The first time many women find out they are HIV positive or have Aids is often when they fall pregnant.
And, in northeast Nigeria, it is usually indigent internally displaced persons – those torn from their homes because of frequent attacks by extremists and forced to settle elsewhere – who are most at risk because they lack awareness and do not go for regular check-ups.
To make matters worse, the scourge of HIV/Aids has collided with the coronavirus COVID-19 and Nigeria – as with every country globally – has to deal with two pandemics.
A medical practitioner from Maiduguri, who asked to remain anonymous, said there was a lack of advocacy to highlight and make individuals aware of the prevalence of HIV/Aids. It was almost as if COVID-19 had “taken over” and HIV/Aids was no longer a problem.
He said not enough people – especially internally displaced persons – went for check-ups and had no idea of their status.
“Often it is only when women fall pregnant or are found to have contracted tuberculosis [TB] that they discover they are HIV positive. HIV and TB co-infection is an increasing concern.”
Many women, he said, were infected by their partners who had remained silent about having other sexual encounters.
“In many cases spouses hide the fact that they have been unfaithful. Some even know that they are HIV positive but they do not tell their partners.”
He said: “Some hospitals ask pregnant women and those with TB to bring their partners to be checked. It is often only by doing this that patients start receiving the correct treatment.”
In March, President Muhammadu Buhari met Winnie Byanyima, the executive director of UNAIDS, who said the organisation was ready to strengthen its partnership with Nigeria to further reduce the effect of the HIV pandemic and “end Aids as a public health threat as part of the 2030 Agenda for Sustainable Development”.
“I look forward to reinforcing UNAIDS’ partnership with government, communities and all other stakeholders to drive new HIV infections down and kick-start a decade of action to end AIDS as a public health threat for everyone,” Byanyima said.
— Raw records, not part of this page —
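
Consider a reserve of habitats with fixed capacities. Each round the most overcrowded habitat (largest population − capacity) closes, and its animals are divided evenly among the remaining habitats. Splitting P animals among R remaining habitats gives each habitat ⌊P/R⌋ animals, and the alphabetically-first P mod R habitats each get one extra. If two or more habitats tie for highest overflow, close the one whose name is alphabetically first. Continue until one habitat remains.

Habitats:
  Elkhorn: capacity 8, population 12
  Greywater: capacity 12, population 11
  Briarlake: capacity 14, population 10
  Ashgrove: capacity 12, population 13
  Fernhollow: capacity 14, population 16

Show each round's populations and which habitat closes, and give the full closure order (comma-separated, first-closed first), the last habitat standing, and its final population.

Closure order: Elkhorn, Fernhollow, Ashgrove, Greywater
Last habitat: Briarlake with 62 animals

Round 1: Ashgrove=13 Briarlake=10 Elkhorn=12 Fernhollow=16 Greywater=11 → close Elkhorn (overflow 4)
  12÷4 = 3 each, +1 to first 0
Round 2: Ashgrove=16 Briarlake=13 Fernhollow=19 Greywater=14 → close Fernhollow (overflow 5)
  19÷3 = 6 each, +1 to first 1
Round 3: Ashgrove=23 Briarlake=19 Greywater=20 → close Ashgrove (overflow 11)
  23÷2 = 11 each, +1 to first 1
Round 4: Briarlake=31 Greywater=31 → close Greywater (overflow 19)
  31÷1 = 31 each, +1 to first 0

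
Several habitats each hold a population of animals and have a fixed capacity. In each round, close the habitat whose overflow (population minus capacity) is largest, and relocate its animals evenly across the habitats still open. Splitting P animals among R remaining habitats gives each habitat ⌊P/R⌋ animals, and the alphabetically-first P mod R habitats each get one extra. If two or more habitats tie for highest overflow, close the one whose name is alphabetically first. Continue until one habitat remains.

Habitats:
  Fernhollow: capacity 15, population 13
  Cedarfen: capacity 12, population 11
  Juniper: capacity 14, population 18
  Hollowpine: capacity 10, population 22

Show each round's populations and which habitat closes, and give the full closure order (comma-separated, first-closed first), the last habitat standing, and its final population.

Closure order: Hollowpine, Juniper, Cedarfen
Last habitat: Fernhollow with 64 animals

Round 1: Cedarfen=11 Fernhollow=13 Hollowpine=22 Juniper=18 → close Hollowpine (overflow 12)
  22÷3 = 7 each, +1 to first 1
Round 2: Cedarfen=19 Fernhollow=20 Juniper=25 → close Juniper (overflow 11)
  25÷2 = 12 each, +1 to first 1
Round 3: Cedarfen=32 Fernhollow=32 → close Cedarfen (overflow 20)
  32÷1 = 32 each, +1 to first 0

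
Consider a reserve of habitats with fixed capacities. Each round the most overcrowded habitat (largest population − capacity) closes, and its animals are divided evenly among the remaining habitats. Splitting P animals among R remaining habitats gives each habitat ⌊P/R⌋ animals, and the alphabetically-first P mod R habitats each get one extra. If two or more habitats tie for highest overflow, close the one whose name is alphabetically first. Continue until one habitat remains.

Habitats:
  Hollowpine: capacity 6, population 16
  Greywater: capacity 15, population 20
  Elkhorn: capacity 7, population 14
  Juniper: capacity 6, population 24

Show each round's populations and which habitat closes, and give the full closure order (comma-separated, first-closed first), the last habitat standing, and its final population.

Closure order: Juniper, Hollowpine, Elkhorn
Last habitat: Greywater with 74 animals

Round 1: Elkhorn=14 Greywater=20 Hollowpine=16 Juniper=24 → close Juniper (overflow 18)
  24÷3 = 8 each, +1 to first 0
Round 2: Elkhorn=22 Greywater=28 Hollowpine=24 → close Hollowpine (overflow 18)
  24÷2 = 12 each, +1 to first 0
Round 3: Elkhorn=34 Greywater=40 → close Elkhorn (overflow 27)
  34÷1 = 34 each, +1 to first 0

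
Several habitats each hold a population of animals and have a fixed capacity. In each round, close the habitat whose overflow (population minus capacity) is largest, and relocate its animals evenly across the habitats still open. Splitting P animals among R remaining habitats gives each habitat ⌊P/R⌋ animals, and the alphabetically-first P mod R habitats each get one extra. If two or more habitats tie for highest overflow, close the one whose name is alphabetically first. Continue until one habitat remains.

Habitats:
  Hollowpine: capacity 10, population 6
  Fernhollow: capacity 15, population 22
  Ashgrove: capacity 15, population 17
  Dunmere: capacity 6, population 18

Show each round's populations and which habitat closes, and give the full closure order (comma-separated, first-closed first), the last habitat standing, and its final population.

Round 1: Ashgrove=17 Dunmere=18 Fernhollow=22 Hollowpine=6 → close Dunmere (overflow 12)
  18÷3 = 6 each, +1 to first 0
Round 2: Ashgrove=23 Fernhollow=28 Hollowpine=12 → close Fernhollow (overflow 13)
  28÷2 = 14 each, +1 to first 0
Round 3: Ashgrove=37 Hollowpine=26 → close Ashgrove (overflow 22)
  37÷1 = 37 each, +1 to first 0

Closure order: Dunmere, Fernhollow, Ashgrove
Last habitat: Hollowpine with 63 animals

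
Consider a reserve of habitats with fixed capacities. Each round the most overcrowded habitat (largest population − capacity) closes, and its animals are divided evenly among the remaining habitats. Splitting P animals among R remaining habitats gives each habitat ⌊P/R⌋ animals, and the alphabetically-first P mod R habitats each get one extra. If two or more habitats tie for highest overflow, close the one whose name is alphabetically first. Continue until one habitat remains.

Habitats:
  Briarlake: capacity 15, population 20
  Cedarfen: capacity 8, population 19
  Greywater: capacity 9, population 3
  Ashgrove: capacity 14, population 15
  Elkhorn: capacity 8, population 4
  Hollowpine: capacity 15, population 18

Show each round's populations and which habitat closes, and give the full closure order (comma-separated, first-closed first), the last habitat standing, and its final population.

Closure order: Cedarfen, Briarlake, Hollowpine, Ashgrove, Elkhorn
Last habitat: Greywater with 79 animals

Round 1: Ashgrove=15 Briarlake=20 Cedarfen=19 Elkhorn=4 Greywater=3 Hollowpine=18 → close Cedarfen (overflow 11)
  19÷5 = 3 each, +1 to first 4
Round 2: Ashgrove=19 Briarlake=24 Elkhorn=8 Greywater=7 Hollowpine=21 → close Briarlake (overflow 9)
  24÷4 = 6 each, +1 to first 0
Round 3: Ashgrove=25 Elkhorn=14 Greywater=13 Hollowpine=27 → close Hollowpine (overflow 12)
  27÷3 = 9 each, +1 to first 0
Round 4: Ashgrove=34 Elkhorn=23 Greywater=22 → close Ashgrove (overflow 20)
  34÷2 = 17 each, +1 to first 0
Round 5: Elkhorn=40 Greywater=39 → close Elkhorn (overflow 32)
  40÷1 = 40 each, +1 to first 0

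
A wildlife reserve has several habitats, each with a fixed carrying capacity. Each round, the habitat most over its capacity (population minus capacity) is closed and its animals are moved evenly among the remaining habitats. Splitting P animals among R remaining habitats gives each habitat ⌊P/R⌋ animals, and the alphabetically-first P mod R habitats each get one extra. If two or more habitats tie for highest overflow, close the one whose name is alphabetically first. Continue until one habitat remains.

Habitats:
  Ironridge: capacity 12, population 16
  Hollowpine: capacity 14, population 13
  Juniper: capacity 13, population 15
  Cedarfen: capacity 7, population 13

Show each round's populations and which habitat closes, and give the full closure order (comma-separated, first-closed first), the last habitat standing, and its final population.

Closure order: Cedarfen, Ironridge, Juniper
Last habitat: Hollowpine with 57 animals

Round 1: Cedarfen=13 Hollowpine=13 Ironridge=16 Juniper=15 → close Cedarfen (overflow 6)
  13÷3 = 4 each, +1 to first 1
Round 2: Hollowpine=18 Ironridge=20 Juniper=19 → close Ironridge (overflow 8)
  20÷2 = 10 each, +1 to first 0
Round 3: Hollowpine=28 Juniper=29 → close Juniper (overflow 16)
  29÷1 = 29 each, +1 to first 0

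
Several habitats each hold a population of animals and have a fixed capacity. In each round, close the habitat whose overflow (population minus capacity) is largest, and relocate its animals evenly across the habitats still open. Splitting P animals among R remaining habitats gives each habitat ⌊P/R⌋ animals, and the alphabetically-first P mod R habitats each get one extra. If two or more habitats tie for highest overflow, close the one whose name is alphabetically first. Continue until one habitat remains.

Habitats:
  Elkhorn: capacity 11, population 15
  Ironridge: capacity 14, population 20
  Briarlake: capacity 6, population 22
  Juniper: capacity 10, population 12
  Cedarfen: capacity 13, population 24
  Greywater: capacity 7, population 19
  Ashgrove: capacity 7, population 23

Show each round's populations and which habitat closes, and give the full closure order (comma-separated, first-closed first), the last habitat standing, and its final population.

Round 1: Ashgrove=23 Briarlake=22 Cedarfen=24 Elkhorn=15 Greywater=19 Ironridge=20 Juniper=12 → close Ashgrove (overflow 16)
  23÷6 = 3 each, +1 to first 5
Round 2: Briarlake=26 Cedarfen=28 Elkhorn=19 Greywater=23 Ironridge=24 Juniper=15 → close Briarlake (overflow 20)
  26÷5 = 5 each, +1 to first 1
Round 3: Cedarfen=34 Elkhorn=24 Greywater=28 Ironridge=29 Juniper=20 → close Cedarfen (overflow 21)
  34÷4 = 8 each, +1 to first 2
Round 4: Elkhorn=33 Greywater=37 Ironridge=37 Juniper=28 → close Greywater (overflow 30)
  37÷3 = 12 each, +1 to first 1
Round 5: Elkhorn=46 Ironridge=49 Juniper=40 → close Elkhorn (overflow 35)
  46÷2 = 23 each, +1 to first 0
Round 6: Ironridge=72 Juniper=63 → close Ironridge (overflow 58)
  72÷1 = 72 each, +1 to first 0

Closure order: Ashgrove, Briarlake, Cedarfen, Greywater, Elkhorn, Ironridge
Last habitat: Juniper with 135 animals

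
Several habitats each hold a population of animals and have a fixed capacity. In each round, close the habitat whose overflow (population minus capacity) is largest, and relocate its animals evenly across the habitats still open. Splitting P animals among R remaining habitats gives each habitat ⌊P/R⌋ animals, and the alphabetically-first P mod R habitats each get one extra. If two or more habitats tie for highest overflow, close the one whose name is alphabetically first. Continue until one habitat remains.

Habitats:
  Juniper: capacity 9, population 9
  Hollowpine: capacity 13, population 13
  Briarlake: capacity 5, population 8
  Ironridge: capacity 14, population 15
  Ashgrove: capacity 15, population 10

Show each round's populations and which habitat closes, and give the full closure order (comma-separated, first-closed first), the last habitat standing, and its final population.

Round 1: Ashgrove=10 Briarlake=8 Hollowpine=13 Ironridge=15 Juniper=9 → close Briarlake (overflow 3)
  8÷4 = 2 each, +1 to first 0
Round 2: Ashgrove=12 Hollowpine=15 Ironridge=17 Juniper=11 → close Ironridge (overflow 3)
  17÷3 = 5 each, +1 to first 2
Round 3: Ashgrove=18 Hollowpine=21 Juniper=16 → close Hollowpine (overflow 8)
  21÷2 = 10 each, +1 to first 1
Round 4: Ashgrove=29 Juniper=26 → close Juniper (overflow 17)
  26÷1 = 26 each, +1 to first 0

Closure order: Briarlake, Ironridge, Hollowpine, Juniper
Last habitat: Ashgrove with 55 animals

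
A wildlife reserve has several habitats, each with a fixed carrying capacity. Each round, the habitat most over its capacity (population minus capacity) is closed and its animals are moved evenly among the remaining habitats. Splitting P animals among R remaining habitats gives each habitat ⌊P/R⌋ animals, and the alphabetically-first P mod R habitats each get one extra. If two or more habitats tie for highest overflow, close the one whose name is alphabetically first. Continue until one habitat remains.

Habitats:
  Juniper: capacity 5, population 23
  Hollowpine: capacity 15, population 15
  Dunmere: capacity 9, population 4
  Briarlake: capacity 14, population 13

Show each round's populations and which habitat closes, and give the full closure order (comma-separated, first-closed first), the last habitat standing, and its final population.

Closure order: Juniper, Briarlake, Hollowpine
Last habitat: Dunmere with 55 animals

Round 1: Briarlake=13 Dunmere=4 Hollowpine=15 Juniper=23 → close Juniper (overflow 18)
  23÷3 = 7 each, +1 to first 2
Round 2: Briarlake=21 Dunmere=12 Hollowpine=22 → close Briarlake (overflow 7)
  21÷2 = 10 each, +1 to first 1
Round 3: Dunmere=23 Hollowpine=32 → close Hollowpine (overflow 17)
  32÷1 = 32 each, +1 to first 0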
During her visit, Byanyima also met community activists, who have been instrumental in minimising the disruption to HIV testing, treatment and care services despite the challenges caused by the COVID-19 pandemic and the measures taken to contain it.
In 2019 UNAIDS said there were 1.8 million people living with HIV in Nigeria and 1.3 million people knew their HIV status. It was estimated that 1.1 million people were receiving treatment to keep them alive and well.
It said Aids-related deaths had fallen by more than a third in the past decade but HIV infections had declined at a more modest rate.
On Tuesday, June 8, the president addressed a United Nations General Assembly (UNGA) video meeting on HIV/Aids.
He said the meeting was meant to review the progress on the commitment to end the deadly disease by 2030 and provide recommendations to guide and monitor responses in countries.
He urged African leaders to work together to eliminate the HIV/Aids scourge on the continent.
He also called for a renewed global action “to decisively address the HIV/Aidsepidemic in the African region”.
“We will continue to work with fellow heads of state and government across the continent to ensure sustained high-level political engagement in achieving these goals,” Buhari said.